Getting my work done with a quick work-around of some misfeature of a module can be very expeditious. Fixing the module's misfeature is usually quite a bit more complex. Often worse still, it creates a dependency problem. Making the fix of high enough quality that it is appropriate to put on CPAN is usually significantly more complex still. Then there is getting permission to distribute the fix.

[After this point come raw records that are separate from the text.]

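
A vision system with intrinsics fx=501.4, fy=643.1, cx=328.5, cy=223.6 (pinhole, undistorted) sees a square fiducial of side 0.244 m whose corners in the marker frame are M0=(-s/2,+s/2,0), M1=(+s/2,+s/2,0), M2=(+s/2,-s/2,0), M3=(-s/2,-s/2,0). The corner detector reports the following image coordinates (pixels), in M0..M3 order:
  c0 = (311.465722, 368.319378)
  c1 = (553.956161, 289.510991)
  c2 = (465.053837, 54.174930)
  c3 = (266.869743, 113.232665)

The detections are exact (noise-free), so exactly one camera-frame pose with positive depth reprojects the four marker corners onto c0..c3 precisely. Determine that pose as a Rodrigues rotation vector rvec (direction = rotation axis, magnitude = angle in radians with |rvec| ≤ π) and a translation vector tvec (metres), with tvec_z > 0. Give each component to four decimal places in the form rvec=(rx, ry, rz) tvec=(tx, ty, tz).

Intrinsics K: fx=501.4, fy=643.1, cx=328.5, cy=223.6
Marker side s = 0.244 m; corners in marker frame (Z=0):
  M0 = (-0.1220, +0.1220, 0)
  M1 = (+0.1220, +0.1220, 0)
  M2 = (+0.1220, -0.1220, 0)
  M3 = (-0.1220, -0.1220, 0)
Detected image corners:
  c0 = (311.465722, 368.319378) px
  c1 = (553.956161, 289.510991) px
  c2 = (465.053837, 54.174930) px
  c3 = (266.869743, 113.232665) px
Planar DLT: solve 8×8 A·h = b for H (H[2,2]=1):
  H  [+929.81127 -65.50577 +397.08808]
  H  [-259.59403 +828.82483 +193.19002]
  H  [+0.09071 -0.85159 +1.00000]
B = K⁻¹H; ‖b₁‖=1.849232, ‖b₂‖=1.849232; λ = 2/(‖b₁‖+‖b₂‖) = 0.540765, sign → tz>0 ⇒ λ=+0.540765
r₁ = λ·B[:,0] = (+0.97067,-0.23534,+0.04905); r₂ = λ·B[:,1] = (+0.23106,+0.85705,-0.46051)
r₃ = r₁×r₂ = (+0.06634,+0.45834,+0.88630); SVD([r₁ r₂ r₃]) → R = UVᵀ:
  R  [+0.97067 +0.23106 +0.06634]
  R  [-0.23534 +0.85705 +0.45834]
  R  [+0.04905 -0.46051 +0.88630]
t = (+0.07397, -0.02557, +0.54077) m
tr R = 2.714023; θ = arccos((tr R − 1)/2) = 0.541354 rad = 31.017°
axis k = ((R−Rᵀ)₃₂, (R−Rᵀ)₁₃, (R−Rᵀ)₂₁) / (2 sinθ) = (-0.891577, +0.016774, -0.452558)
rvec = θ·k = (-0.482659, +0.009080, -0.244994)

rvec=(-0.4827, 0.0091, -0.2450) tvec=(0.0740, -0.0256, 0.5408)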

I discovered that a script was sucking up all of the available CPU and figured out that the problem was Term::ReadKey. I looked at the source and found that it quietly becomes a busy-loop if a certain compile-time test failed and, sure enough, that test fails on FreeBSD. I commented out that test, rebuilt, and the module works perfectly w/o being a CPU hog. Unfortunately, this was a diversion in a spare-time volunteer project and I regret that I didn't find the time to report the problem. Later, when the module author heard of the problem, they seemed a bit upset that I didn't send them the fix. I didn't have a fix. I had a work-around. Commenting out one test is trivial. Fixing the test so that it now works on the version of FreeBSD that I was using and doesn't work less well than the previous test on all prior releases of FreeBSD and all other operating systems that Perl runs on, is something that was way beyond my knowledge. I don't even have the knowledge that went into the selection of that test. So I'm not at all qualified (or "smart enough") to suggest a fix for it.
If the work pans out and results in something that I'm going to need to do again or to release to others, then I need to clean things up and the quick work-around is no longer enough. Then I'd fix the module or look for an alternative.